Sir John Bourn said:

 

“I have decided to produce a report for Parliament as the issues raised by this case have wider interest in considering how the pricing of PFI deals may change over time. In this case, the Trust continues to pay a premium on its financing costs for being an early entrant into the PFI market whilst benefiting from the early use of the new hospital and lower construction costs. But other factors may affect price comparisons over time and further analysis of price movements would be valuable.”

 

Notes to editors

  1. The Trust’s 1998 contract required Octagon to build the new hospital, then to maintain it and provide facilities management service for a minimum period of 30 years.
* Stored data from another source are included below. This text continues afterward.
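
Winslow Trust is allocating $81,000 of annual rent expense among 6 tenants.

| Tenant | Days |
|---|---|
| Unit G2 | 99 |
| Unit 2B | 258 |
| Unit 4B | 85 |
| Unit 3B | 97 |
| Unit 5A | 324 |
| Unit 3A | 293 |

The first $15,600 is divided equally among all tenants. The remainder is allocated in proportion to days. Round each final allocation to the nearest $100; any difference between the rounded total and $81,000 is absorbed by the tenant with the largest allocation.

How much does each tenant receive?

Equal tier: $15,600 ÷ 6 = $2,600 apiece.
Remainder $65,400 by days (total 1,156): Unit G2 5,600.87 → $5,600; Unit 2B 14,596.19 → $14,600; Unit 4B 4,808.82 → $4,800; Unit 3B 5,487.72 → $5,500; Unit 5A 18,330.10 → $18,300; Unit 3A 16,576.30 → $16,600.
Totals: Unit G2 $2,600 + $5,600 = $8,200; Unit 2B $2,600 + $14,600 = $17,200; Unit 4B $2,600 + $4,800 = $7,400; Unit 3B $2,600 + $5,500 = $8,100; Unit 5A $2,600 + $18,300 = $20,900; Unit 3A $2,600 + $16,600 = $19,200.

Unit G2: $8,200; Unit 2B: $17,200; Unit 4B: $7,400; Unit 3B: $8,100; Unit 5A: $20,900; Unit 3A: $19,200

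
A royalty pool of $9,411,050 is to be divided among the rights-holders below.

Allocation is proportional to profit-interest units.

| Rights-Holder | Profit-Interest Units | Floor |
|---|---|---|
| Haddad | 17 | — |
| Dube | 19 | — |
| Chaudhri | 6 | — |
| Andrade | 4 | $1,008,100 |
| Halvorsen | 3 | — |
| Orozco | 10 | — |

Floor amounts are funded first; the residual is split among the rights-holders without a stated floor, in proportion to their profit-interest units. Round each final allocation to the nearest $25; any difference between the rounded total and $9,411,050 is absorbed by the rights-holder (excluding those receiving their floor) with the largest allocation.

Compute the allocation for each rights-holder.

Haddad: $2,597,275; Dube: $2,902,850; Chaudhri: $916,675; Andrade: $1,008,100; Halvorsen: $458,350; Orozco: $1,527,800

Fund the minimums — Andrade $1,008,100. Balance $8,402,950.
Balance split over remaining profit-interest units 55: Haddad 2,597,275.45 → $2,597,275; Dube 2,902,837.27 → $2,902,825; Chaudhri 916,685.45 → $916,675; Halvorsen 458,342.73 → $458,350; Orozco 1,527,809.09 → $1,527,800.
Rounding difference +$25 applied to Dube → $2,902,850.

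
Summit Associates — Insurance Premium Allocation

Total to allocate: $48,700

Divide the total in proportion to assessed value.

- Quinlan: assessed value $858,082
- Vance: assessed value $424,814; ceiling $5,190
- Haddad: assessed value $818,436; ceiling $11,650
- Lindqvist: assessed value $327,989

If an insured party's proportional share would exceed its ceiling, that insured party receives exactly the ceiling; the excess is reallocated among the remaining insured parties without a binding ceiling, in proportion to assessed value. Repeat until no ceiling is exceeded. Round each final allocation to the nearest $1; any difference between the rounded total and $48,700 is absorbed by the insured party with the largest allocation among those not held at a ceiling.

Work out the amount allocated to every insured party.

Quinlan: $23,050; Vance: $5,190; Haddad: $11,650; Lindqvist: $8,810

Sum of assessed value: 2,429,321.
Proportional shares (ignoring caps): Quinlan 17,201.76; Vance 8,516.14; Haddad 16,406.98; Lindqvist 6,575.11.
Cap binds for Vance ($5,190), Haddad ($11,650); residual $31,860 reallocated over remaining assessed value 1,186,071.
Shares after redistribution: Quinlan 23,049.63 → $23,050; Lindqvist 8,810.37 → $8,810.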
The current contract also reflects additional building work that the Trust commissioned from Octagon in 2001. The total minimum contract period, including the construction phase, was extended from 34 to 39 years at the time of the refinancing.
  2. The internal rate of return is the standard measure which the public sector has used to compare returns expected by shareholders of consortia bidding for PFI contracts. It is not an indication of the future rate of annual returns which Octagon anticipate realizing from the project but reflects, and is sensitive to, the time value of when benefits are received. The rate of 60 per cent following the refinancing reflects the high value of receiving large returns early in the contract period. 
  3. The increase of 49 per cent in the cost of government building work is from the Median Index of Public Sector Building Tender Prices (MIPS) published by NHS Estates based on information compiled by the Department of Trade and Industry relating to all government building work of varying complexity. Compared to the cost of building work on the Norfolk & Norwich hospital, the Department currently expects to pay PFI building costs today which are 57-89 per cent higher.
  4. Press notices and reports are available from the date of publication on the NAO website, which is at www.nao.org.uk. Hard copies can be obtained from The Stationery Office on 0845 702 3474.
  5. The Comptroller and Auditor General, Sir John Bourn, is the head of the National Audit Office which employs some 800 staff. He and the NAO are totally independent of Government. He certifies the accounts of all Government departments and a wide range of other public sector bodies; and he has statutory authority to report to Parliament on the economy, efficiency and effectiveness with which departments and other bodies have used their resources.